December 29, 1841

in Thoreau’s Journal:

Whole weeks or months of my summer life slide away in thin volumes like mist or smoke—till at length some warm morning perchance I see a sheet of mist blow down the brook to the swamp—its shadow flitting across the fields which have caught a new significance from that accident.  And as that vapor is raised above the earth so shall the next weeks be elevated above the plane of the actual— Or when the setting sun slants across the pastures—and the cows low to my inward ear—and only enhance the stillness—and the eve is as the dawn—a beginning hour and not a final one—as if it would never have done—  With its clear western amber inciting men to lives of as limpid purity— Then do other parts of my days work shine than I had thought at noon—for I discover the real purport of my toil—As when the husbandman has reached the end of the furrow and looks back—he can best tell where the pressed earth shines most. 
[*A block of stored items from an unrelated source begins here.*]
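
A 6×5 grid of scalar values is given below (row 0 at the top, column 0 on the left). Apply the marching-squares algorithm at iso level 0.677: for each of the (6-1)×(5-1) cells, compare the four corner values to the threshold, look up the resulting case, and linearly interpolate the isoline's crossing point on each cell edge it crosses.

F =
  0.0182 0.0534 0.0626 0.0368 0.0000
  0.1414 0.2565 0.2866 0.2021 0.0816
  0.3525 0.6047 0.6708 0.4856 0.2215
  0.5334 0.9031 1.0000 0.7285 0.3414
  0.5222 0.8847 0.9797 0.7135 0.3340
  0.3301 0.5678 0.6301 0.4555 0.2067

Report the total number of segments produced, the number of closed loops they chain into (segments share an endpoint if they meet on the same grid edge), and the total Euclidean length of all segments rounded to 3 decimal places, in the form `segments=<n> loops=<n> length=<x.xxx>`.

cell (2,0): code 0100 → (2.242,1.000)–(3.000,0.388)
cell (2,1): code 1100 → (2.019,2.000)–(2.242,1.000)
cell (2,2): code 1100 → (2.788,3.000)–(2.019,2.000)
cell (2,3): code 1000 → (3.000,3.133)–(2.788,3.000)
cell (3,0): code 0110 → (3.000,0.388)–(4.000,0.427)
cell (3,3): code 1001 → (4.000,3.096)–(3.000,3.133)
cell (4,0): code 0010 → (4.000,0.427)–(4.655,1.000)
cell (4,1): code 0011 → (4.655,1.000)–(4.866,2.000)
cell (4,2): code 0011 → (4.866,2.000)–(4.141,3.000)
cell (4,3): code 0001 → (4.141,3.000)–(4.000,3.096)
total: 10 segments, chained into 1 closed loop(s), length Σ = 8.810016

segments=10 loops=1 length=8.810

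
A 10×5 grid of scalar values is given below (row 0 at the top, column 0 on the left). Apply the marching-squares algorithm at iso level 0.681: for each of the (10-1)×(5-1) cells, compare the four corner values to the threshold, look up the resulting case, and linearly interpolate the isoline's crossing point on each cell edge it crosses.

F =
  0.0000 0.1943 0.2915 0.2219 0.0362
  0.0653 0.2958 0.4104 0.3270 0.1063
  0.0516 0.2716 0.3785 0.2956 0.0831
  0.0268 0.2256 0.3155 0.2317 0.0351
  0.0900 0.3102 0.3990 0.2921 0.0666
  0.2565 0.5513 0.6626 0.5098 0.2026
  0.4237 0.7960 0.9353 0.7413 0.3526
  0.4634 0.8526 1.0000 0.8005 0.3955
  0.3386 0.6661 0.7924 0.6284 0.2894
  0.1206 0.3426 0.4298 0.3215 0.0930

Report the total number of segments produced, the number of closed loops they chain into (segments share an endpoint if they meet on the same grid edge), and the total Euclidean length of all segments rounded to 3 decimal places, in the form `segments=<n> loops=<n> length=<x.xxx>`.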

All true greatness runs as level as course and is as unaspiring as the plough in the furrow—  ….There is no wisdom which can take place of humanity….I can recall to my mind the stillest summer hour—in which the grasshopper sings over the mulleins—and there is a valor in that time the memory of which is armor that can laugh at any blow of fortunes. And man should go out nature with the chirp of the cricket, or the trill of the veery ringing in his ear. These earthly sounds should only die away for a season.